I’m biking through the mountains of western Washington, and it’s very slow going. But I’ve been thinking, which is one of the few things I’ve found that I’m good at.
Strangely, I’ve been thinking about Sarah Palin. And no, not in a political sense. I’ve been thinking about how she calls small towns “the real America” and “the best of America.” That’s hardly what I’ve been seeing.
Not that the people aren’t nice. They can be fantastic. I’m talking about the towns themselves.
A few days ago I stayed in Coeur d’Alene, Idaho with the friends of a guy, Casey, who picked me up as I was struggling up one of the huge Rocky Mountain passes. They were having a dinner party of sorts, but it certainly wasn’t jolly.

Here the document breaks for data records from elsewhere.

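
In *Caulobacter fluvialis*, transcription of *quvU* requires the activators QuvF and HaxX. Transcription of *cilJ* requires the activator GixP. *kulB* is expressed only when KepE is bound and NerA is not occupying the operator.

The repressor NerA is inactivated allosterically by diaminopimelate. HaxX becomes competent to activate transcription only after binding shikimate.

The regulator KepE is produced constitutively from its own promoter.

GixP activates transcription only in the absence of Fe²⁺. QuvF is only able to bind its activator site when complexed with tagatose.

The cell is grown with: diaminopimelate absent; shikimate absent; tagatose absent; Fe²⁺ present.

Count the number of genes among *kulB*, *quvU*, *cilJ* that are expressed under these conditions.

KepE is produced constitutively and is active.
Diaminopimelate is absent, so NerA is active.
With repressor NerA bound, *kulB* is not transcribed.
→ *kulB* is OFF.
Tagatose is absent, so QuvF is inactive.
Shikimate is absent, so HaxX is inactive.
Required activator QuvF is absent, so *quvU* is not transcribed.
→ *quvU* is OFF.
Fe²⁺ is present, so GixP is inactive.
Required activator GixP is absent, so *cilJ* is not transcribed.
→ *cilJ* is OFF.
0 of the 3 genes are transcribed.

0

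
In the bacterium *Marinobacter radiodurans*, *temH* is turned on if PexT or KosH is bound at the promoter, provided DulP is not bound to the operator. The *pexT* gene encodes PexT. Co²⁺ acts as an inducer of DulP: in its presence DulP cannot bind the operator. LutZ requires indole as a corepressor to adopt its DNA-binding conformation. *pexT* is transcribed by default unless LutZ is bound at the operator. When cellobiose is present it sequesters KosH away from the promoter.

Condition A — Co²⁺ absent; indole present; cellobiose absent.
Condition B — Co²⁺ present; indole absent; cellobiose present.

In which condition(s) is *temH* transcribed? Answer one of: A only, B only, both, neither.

B only

Condition A:
Co²⁺ is absent, so DulP is active.
Indole is present, so LutZ is active.
With repressor LutZ bound, *pexT* is not transcribed.
So PexT is not produced.
Cellobiose is absent, so KosH is active.
With repressor DulP bound, *temH* is not transcribed.
→ *temH* is OFF in A.
Condition B:
Co²⁺ is present, so DulP is inactive.
Indole is absent, so LutZ is inactive.
With no repressor bound, *pexT* is transcribed.
So PexT is produced and active.
Cellobiose is present, so KosH is inactive.
Activator PexT is present, so *temH* is transcribed.
→ *temH* is ON in B.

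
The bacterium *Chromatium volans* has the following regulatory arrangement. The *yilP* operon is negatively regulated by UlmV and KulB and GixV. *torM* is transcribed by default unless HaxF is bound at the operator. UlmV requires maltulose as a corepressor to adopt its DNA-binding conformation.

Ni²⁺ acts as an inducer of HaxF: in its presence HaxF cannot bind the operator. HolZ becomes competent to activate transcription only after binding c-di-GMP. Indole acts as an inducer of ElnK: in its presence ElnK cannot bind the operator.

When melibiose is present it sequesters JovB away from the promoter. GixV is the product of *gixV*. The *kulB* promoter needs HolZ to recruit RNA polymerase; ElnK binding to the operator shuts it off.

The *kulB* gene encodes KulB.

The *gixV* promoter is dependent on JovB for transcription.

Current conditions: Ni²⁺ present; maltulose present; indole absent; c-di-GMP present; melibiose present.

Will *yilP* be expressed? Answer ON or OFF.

OFF

Maltulose is present, so UlmV is active.
Indole is absent, so ElnK is active.
c-di-GMP is present, so HolZ is active.
With repressor ElnK bound, *kulB* is not transcribed.
So KulB is not produced.
Melibiose is present, so JovB is inactive.
Required activator JovB is absent, so *gixV* is not transcribed.
So GixV is not produced.
With repressor UlmV bound, *yilP* is not transcribed.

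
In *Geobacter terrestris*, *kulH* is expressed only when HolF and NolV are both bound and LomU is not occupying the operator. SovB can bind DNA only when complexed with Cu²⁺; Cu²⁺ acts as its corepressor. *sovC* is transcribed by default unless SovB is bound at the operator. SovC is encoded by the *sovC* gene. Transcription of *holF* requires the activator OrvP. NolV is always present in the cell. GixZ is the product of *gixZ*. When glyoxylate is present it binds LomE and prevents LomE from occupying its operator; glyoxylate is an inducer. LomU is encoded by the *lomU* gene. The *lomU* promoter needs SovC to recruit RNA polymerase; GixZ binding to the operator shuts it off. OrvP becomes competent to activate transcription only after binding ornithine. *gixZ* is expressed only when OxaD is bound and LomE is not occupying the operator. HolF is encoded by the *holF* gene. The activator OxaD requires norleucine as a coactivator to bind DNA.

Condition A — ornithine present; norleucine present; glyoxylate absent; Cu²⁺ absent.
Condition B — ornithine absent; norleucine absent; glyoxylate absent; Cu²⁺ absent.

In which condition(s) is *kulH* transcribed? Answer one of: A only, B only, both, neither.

Condition A:
Ornithine is present, so OrvP is active.
No repressor is bound and OrvP is active, so *holF* is transcribed.
So HolF is produced and active.
NolV is produced constitutively and is active.
Norleucine is present, so OxaD is active.
Glyoxylate is absent, so LomE is active.
With repressor LomE bound, *gixZ* is not transcribed.
So GixZ is not produced.
Cu²⁺ is absent, so SovB is inactive.
With no repressor bound, *sovC* is transcribed.
So SovC is produced and active.
No repressor is bound and SovC is active, so *lomU* is transcribed.
So LomU is produced and active.
With repressor LomU bound, *kulH* is not transcribed.
→ *kulH* is OFF in A.
Condition B:
Ornithine is absent, so OrvP is inactive.
Required activator OrvP is absent, so *holF* is not transcribed.
So HolF is not produced.
NolV is produced constitutively and is active.
Norleucine is absent, so OxaD is inactive.
Glyoxylate is absent, so LomE is active.
With repressor LomE bound, *gixZ* is not transcribed.
So GixZ is not produced.
Cu²⁺ is absent, so SovB is inactive.
With no repressor bound, *sovC* is transcribed.
So SovC is produced and active.
No repressor is bound and SovC is active, so *lomU* is transcribed.
So LomU is produced and active.
With repressor LomU bound, *kulH* is not transcribed.
→ *kulH* is OFF in B.

neither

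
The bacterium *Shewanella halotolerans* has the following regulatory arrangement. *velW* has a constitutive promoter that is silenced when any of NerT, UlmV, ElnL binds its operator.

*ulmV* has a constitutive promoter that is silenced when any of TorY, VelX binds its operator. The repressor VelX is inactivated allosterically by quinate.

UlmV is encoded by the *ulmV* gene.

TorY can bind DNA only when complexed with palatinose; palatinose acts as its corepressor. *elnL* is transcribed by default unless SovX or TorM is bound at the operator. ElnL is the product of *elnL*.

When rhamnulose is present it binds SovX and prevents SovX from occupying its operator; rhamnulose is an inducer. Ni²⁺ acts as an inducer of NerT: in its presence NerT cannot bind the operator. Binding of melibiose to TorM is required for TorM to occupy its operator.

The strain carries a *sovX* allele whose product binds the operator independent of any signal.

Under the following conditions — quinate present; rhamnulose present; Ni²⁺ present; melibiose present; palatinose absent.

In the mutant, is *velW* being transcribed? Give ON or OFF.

OFF

Ni²⁺ is present, so NerT is inactive.
Palatinose is absent, so TorY is inactive.
Quinate is present, so VelX is inactive.
With no repressor bound, *ulmV* is transcribed.
So UlmV is produced and active.
SovX is constitutively active in this strain.
Melibiose is present, so TorM is active.
With repressor SovX bound, *elnL* is not transcribed.
So ElnL is not produced.
With repressor UlmV bound, *velW* is not transcribed.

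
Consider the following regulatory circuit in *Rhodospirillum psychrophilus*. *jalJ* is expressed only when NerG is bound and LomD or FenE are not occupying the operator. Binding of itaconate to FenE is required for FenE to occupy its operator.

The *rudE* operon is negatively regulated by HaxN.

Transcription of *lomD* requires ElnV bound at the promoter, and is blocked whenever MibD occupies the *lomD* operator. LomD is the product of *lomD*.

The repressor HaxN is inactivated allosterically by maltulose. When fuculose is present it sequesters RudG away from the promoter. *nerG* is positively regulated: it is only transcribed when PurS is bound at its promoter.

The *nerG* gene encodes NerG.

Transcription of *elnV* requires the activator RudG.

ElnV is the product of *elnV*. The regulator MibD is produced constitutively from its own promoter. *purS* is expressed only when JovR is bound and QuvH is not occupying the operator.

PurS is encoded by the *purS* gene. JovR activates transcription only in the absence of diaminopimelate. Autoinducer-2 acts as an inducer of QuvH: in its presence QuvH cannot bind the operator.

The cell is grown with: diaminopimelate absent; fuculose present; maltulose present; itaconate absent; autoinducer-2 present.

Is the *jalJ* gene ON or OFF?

ON

Fuculose is present, so RudG is inactive.
Required activator RudG is absent, so *elnV* is not transcribed.
So ElnV is not produced.
MibD is produced constitutively and is active.
With repressor MibD bound, *lomD* is not transcribed.
So LomD is not produced.
Diaminopimelate is absent, so JovR is active.
Autoinducer-2 is present, so QuvH is inactive.
No repressor is bound and JovR is active, so *purS* is transcribed.
So PurS is produced and active.
No repressor is bound and PurS is active, so *nerG* is transcribed.
So NerG is produced and active.
Itaconate is absent, so FenE is inactive.
No repressor is bound and NerG is active, so *jalJ* is transcribed.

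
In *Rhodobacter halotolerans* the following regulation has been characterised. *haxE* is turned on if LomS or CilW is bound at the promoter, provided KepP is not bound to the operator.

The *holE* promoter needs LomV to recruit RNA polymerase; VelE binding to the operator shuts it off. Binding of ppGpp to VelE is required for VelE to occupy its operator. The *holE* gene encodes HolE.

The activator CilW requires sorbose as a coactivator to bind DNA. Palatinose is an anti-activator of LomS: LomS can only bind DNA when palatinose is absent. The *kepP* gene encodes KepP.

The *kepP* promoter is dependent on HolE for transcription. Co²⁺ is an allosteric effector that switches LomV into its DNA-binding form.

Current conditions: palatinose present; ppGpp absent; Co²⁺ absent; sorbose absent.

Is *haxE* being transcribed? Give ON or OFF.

OFF

ppGpp is absent, so VelE is inactive.
Co²⁺ is absent, so LomV is inactive.
Required activator LomV is absent, so *holE* is not transcribed.
So HolE is not produced.
Required activator HolE is absent, so *kepP* is not transcribed.
So KepP is not produced.
Palatinose is present, so LomS is inactive.
Sorbose is absent, so CilW is inactive.
No activator is available at the *haxE* promoter, so *haxE* is not transcribed.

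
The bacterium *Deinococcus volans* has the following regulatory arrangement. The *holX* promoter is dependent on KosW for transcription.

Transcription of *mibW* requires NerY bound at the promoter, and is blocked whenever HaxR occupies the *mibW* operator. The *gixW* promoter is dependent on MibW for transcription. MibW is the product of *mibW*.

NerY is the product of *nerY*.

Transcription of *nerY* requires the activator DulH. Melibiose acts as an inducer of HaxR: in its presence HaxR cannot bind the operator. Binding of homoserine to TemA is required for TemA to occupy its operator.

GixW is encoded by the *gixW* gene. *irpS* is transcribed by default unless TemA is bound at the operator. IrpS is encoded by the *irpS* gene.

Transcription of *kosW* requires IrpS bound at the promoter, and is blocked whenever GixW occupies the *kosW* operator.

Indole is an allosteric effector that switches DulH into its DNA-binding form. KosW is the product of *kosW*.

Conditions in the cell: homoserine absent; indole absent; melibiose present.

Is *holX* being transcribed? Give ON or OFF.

ON

Indole is absent, so DulH is inactive.
Required activator DulH is absent, so *nerY* is not transcribed.
So NerY is not produced.
Melibiose is present, so HaxR is inactive.
Required activator NerY is absent, so *mibW* is not transcribed.
So MibW is not produced.
Required activator MibW is absent, so *gixW* is not transcribed.
So GixW is not produced.
Homoserine is absent, so TemA is inactive.
With no repressor bound, *irpS* is transcribed.
So IrpS is produced and active.
No repressor is bound and IrpS is active, so *kosW* is transcribed.
So KosW is produced and active.
No repressor is bound and KosW is active, so *holX* is transcribed.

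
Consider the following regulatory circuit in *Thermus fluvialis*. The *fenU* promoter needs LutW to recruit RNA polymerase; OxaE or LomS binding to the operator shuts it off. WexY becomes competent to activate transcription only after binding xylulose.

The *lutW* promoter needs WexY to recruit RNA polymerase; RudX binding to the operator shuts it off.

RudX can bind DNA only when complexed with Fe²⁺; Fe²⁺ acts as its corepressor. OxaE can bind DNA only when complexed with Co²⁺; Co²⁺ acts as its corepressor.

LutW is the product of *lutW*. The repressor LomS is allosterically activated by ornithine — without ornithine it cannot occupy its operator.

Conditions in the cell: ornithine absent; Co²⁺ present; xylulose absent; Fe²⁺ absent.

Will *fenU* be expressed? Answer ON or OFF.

OFF

Co²⁺ is present, so OxaE is active.
Xylulose is absent, so WexY is inactive.
Fe²⁺ is absent, so RudX is inactive.
Required activator WexY is absent, so *lutW* is not transcribed.
So LutW is not produced.
Ornithine is absent, so LomS is inactive.
With repressor OxaE bound, *fenU* is not transcribed.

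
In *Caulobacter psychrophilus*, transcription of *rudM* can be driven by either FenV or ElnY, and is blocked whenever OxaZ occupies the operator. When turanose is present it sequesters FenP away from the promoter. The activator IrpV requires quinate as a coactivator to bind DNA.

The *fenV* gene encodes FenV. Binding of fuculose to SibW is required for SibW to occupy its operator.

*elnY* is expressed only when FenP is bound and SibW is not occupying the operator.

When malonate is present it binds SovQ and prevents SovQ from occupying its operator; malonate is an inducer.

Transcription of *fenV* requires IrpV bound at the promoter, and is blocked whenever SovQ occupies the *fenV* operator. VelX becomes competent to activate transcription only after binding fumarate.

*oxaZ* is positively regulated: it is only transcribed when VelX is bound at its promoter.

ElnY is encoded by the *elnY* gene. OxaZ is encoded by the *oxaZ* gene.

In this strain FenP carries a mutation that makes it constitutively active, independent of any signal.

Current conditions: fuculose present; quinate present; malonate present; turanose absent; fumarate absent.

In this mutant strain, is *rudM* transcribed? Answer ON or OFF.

Fumarate is absent, so VelX is inactive.
Required activator VelX is absent, so *oxaZ* is not transcribed.
So OxaZ is not produced.
Quinate is present, so IrpV is active.
Malonate is present, so SovQ is inactive.
No repressor is bound and IrpV is active, so *fenV* is transcribed.
So FenV is produced and active.
FenP is constitutively active in this strain.
Fuculose is present, so SibW is active.
With repressor SibW bound, *elnY* is not transcribed.
So ElnY is not produced.
Activator FenV is present, so *rudM* is transcribed.

ON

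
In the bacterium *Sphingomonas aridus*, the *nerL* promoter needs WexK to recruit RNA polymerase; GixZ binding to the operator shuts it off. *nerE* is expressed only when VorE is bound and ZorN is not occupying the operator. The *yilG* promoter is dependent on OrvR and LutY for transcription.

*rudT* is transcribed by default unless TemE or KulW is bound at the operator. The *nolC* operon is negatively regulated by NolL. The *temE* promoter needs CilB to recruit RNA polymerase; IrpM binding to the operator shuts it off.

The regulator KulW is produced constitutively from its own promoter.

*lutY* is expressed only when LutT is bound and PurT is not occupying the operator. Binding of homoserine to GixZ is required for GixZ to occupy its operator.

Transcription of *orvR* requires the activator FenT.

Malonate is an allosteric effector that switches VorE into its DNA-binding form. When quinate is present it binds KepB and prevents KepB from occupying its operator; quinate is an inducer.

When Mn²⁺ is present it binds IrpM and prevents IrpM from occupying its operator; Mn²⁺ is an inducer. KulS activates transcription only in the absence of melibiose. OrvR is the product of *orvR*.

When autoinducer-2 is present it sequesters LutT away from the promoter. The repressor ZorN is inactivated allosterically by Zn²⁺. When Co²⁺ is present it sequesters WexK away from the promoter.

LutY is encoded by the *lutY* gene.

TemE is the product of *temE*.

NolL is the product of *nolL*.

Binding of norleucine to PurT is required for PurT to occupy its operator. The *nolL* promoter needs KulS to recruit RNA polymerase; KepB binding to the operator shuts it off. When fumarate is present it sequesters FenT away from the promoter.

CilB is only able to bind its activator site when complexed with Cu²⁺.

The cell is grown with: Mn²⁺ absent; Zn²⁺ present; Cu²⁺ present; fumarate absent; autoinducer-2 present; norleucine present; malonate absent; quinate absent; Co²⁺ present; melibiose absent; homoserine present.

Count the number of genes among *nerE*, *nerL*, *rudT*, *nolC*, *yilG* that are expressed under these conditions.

Malonate is absent, so VorE is inactive.
Zn²⁺ is present, so ZorN is inactive.
Required activator VorE is absent, so *nerE* is not transcribed.
→ *nerE* is OFF.
Co²⁺ is present, so WexK is inactive.
Homoserine is present, so GixZ is active.
With repressor GixZ bound, *nerL* is not transcribed.
→ *nerL* is OFF.
Cu²⁺ is present, so CilB is active.
Mn²⁺ is absent, so IrpM is active.
With repressor IrpM bound, *temE* is not transcribed.
So TemE is not produced.
KulW is produced constitutively and is active.
With repressor KulW bound, *rudT* is not transcribed.
→ *rudT* is OFF.
Quinate is absent, so KepB is active.
Melibiose is absent, so KulS is active.
With repressor KepB bound, *nolL* is not transcribed.
So NolL is not produced.
With no repressor bound, *nolC* is transcribed.
→ *nolC* is ON.
Fumarate is absent, so FenT is active.
No repressor is bound and FenT is active, so *orvR* is transcribed.
So OrvR is produced and active.
Autoinducer-2 is present, so LutT is inactive.
Norleucine is present, so PurT is active.
With repressor PurT bound, *lutY* is not transcribed.
So LutY is not produced.
Required activator LutY is absent, so *yilG* is not transcribed.
→ *yilG* is OFF.
1 of the 5 genes is transcribed.

1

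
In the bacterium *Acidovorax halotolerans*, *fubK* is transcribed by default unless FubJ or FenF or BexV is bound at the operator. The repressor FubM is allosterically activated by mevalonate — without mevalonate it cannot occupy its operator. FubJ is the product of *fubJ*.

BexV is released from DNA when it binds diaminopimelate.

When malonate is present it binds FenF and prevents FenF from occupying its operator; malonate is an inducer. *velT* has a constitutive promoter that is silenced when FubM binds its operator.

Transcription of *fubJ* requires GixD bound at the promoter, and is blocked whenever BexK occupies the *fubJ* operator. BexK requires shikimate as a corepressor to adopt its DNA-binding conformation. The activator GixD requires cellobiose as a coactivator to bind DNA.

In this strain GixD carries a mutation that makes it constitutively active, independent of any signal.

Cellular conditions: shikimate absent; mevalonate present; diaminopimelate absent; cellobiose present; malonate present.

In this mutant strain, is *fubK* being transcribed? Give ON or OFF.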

They were discussing divorce, child rearing, and, above all, finances. Casey, an electrician, was barely getting by. His friend Stephanie, a nurse’s assistant, was doing a little bit better. But his other friend, Julie, who works in an appliance store, was on the edge. This, more than anything is what I see in small towns.
More than anywhere, I’ve noticed it in Washington, which has an OK unemployment rate in the western part of the state, but has an eastern part which is in misery. In every small town I pass, I see diners that have one customer, boarded-up sundry shops, and tons of signs advertising that they take WIC and food stamps. (This was probably most prevalent in Yakima. I never thought I could see a town that was struggling more than Altoona, Pa., but this was Altoona to the tenth degree.)
All I see is fear. Fear of losing houses, cars, and jobs, which are all tangibly falling from small-town people’s grasps. It’s as though small towns are being attacked by the Nothing from the Neverending Story – that creeping, faceless presence that destroys the land in elegant, listless waves and instills a helpless, aimless fear. You can’t fight a foe when there’s nothing to aim your arrow at.
And so people are saving as much as they can, hibernating for the financial future. But, of course, that makes everything worse. Why? America is a service economy. We don’t make anything anymore. We just buy it. There are probably as many manicurists as machinists these days, as many customer service representatives as construction workers.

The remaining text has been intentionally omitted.